Hanson entonces emitió una leve risita, al tiempo que negaba con la cabeza.

—Yo no quiero convencerme de nada, solo analizo las cosas como son —dijo—. Ustedes están del lado correcto de la vida, yo no. A sus ojos, soy un maleante tremendamente sádico, un malnacido que arruinó la vida de Ron Dickens y la tuya, y se creen que son los únicos con derecho a sufrir, a retorcerse las manos y gimotear lamentándose de sus desgracias. Pero olvidan lo más importante de todo: la vida es un cúmulo de desgracias para todos por igual, para la gente buena como ustedes, y para la gente mala como yo. Al final, solo somos más de lo mismo, todos iguales, y por eso estoy contándote esto. La única diferencia es que yo estoy en un sendero, y ustedes escogieron otro. ¿O me vas a decir que tu chico no ha tenido que asesinar personas para buscarme? Él no es tan diferente a mi, y cuanto antes lo asumas, tanto mejor para ti.
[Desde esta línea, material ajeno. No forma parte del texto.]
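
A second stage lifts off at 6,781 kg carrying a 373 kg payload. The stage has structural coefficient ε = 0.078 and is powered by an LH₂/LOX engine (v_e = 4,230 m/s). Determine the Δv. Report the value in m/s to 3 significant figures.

Δv ≈ 8670 m/s

Stage wet mass = m₀ − payload = 6,781 − 373 = 6,408 kg.
Stage dry mass = ε × stage wet mass = 0.078 × 6,408 = 499.824 kg.
Burnout mass m_f = stage dry + payload = 499.824 + 373 = 872.824 kg.
From the ideal rocket equation, Δv = v_e · ln(6,781/872.824) = 4230.0 × ln(7.769) = 4230.0 × 2.0501 ≈ 8672 m/s.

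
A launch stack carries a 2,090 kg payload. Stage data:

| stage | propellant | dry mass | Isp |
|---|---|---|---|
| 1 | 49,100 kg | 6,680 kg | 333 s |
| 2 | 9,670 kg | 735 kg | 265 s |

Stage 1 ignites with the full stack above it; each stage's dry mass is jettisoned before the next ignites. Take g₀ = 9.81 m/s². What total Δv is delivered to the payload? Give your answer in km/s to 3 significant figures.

Δv ≈ 8.01 km/s

Ignition mass of stage 1 = 49,100+6,680 + 9,670+735 + 2,090 = 68,275 kg.
Stage 1: m₀ = 68,275 kg, m_f = 68,275 − 49,100 = 19,175 kg; Δv = 333×9.81×ln(3.561) = 3266.7×1.2699 ≈ 4149 m/s.
Stage 2: m₀ = 12,495 kg, m_f = 12,495 − 9,670 = 2,825 kg; Δv = 265×9.81×ln(4.423) = 2599.7×1.4868 ≈ 3865 m/s.
Total Δv = 4149 + 3865 = 8014 m/s.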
Ella estuvo dispuesta a contestarle como se merecía, al menos decirle lo que pensaba, que por mucho que se escudara en malas vivencias del pasado, no dejaba de ser un asesino a sangre fría, un traficante, un malviviente de la peor calaña buscado internacionalmente. Y por sobre todo no dejaba de tenerla secuestrada. Pero antes de que pudiera decir algo, la puerta se abrió de nuevo. Uno de los hombres de Hanson ingresó a la habitación, con un físico envidiable y cara inexpresivamente tensa. Se acercó a él, y le susurró algo al oído durante un breve instante, y en aquella posición, Annie pudo ver la pistola automática enfundada en su soporte a la cintura. ¿Y si se la robaba? Pensó. Podía saltar hacia él e intentar quitársela, no se lo esperarían. Sería mejor que quedarse allí de brazos cruzados esperando la muerte, o cualquier cosa que quisieran hacerle.
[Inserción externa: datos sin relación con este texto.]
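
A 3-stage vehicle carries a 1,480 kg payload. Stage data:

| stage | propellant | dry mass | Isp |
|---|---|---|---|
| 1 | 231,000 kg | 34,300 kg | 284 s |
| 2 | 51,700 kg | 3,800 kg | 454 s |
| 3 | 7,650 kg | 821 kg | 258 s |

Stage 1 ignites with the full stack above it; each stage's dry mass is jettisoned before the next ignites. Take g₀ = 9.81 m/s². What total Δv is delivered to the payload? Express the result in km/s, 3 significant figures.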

De un movimiento rápido, Annie se lanzó desde su posición en la cama hacia donde estaba aquel hombre. El matón de Hanson la miró en una fracción de segundo, que le pareció como si el tiempo se estirara y de pronto todo transcurriese mucho más lento de lo normal. Su mano derecha llegó a tocar el arma, pero antes de que pudiera reaccionar, Hanson le propinó un puñetazo en toda la mejilla que la hizo derrumbarse en el suelo. Parte de su ojo izquierdo se hinchó casi de forma instantánea, se sintió aturdida, como si hubiera bajado del Mambo en un parque de atracciones y estuviera muy mareada, y entonces se dio cuenta que tenía gusto a sangre en la boca. Con el golpe se había mordido la lengua.

El hombre de Hanson comprobó que su arma seguía en su soporte, y miró a Annie con furia, entonces cerró el puño y se acercó a ella, pero Hanson lo sujetó del brazo, negando con la cabeza.
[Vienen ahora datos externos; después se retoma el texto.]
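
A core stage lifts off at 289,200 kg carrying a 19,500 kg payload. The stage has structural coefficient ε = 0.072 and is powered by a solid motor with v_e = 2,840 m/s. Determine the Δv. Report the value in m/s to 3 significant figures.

Δv ≈ 5700 m/s

Stage wet mass = m₀ − payload = 289,200 − 19,500 = 269,700 kg.
Stage dry mass = ε × stage wet mass = 0.072 × 269,700 = 19,418.4 kg.
Burnout mass m_f = stage dry + payload = 19,418.4 + 19,500 = 38,918.4 kg.
Using Δv = v_e ln(m₀/m_f): Δv = v_e · ln(289,200/38,918.4) = 2840.0 × ln(7.431) = 2840.0 × 2.0057 ≈ 5696 m/s.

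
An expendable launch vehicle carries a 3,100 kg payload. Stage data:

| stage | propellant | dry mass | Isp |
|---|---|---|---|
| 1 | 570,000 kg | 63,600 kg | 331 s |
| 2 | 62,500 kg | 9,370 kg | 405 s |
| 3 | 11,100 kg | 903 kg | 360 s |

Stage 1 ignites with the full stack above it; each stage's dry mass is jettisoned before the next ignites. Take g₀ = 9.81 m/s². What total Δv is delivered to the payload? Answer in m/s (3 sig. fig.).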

—Lláma a mi helipuerto, que lo tengan preparado por cualquier imprevisto.

El hombre asintió en silencio, y se marchó por la puerta, cerrando tras de sí. Hanson entonces se acercó a Annie, que se sujetaba la mejilla en el suelo, mientras lloraba. De la comisura de sus labios asomaba un hilillo de sangre, la cual Hanson le limpió con el pulgar.

—Parece que vienen a buscarte, querida —le dijo.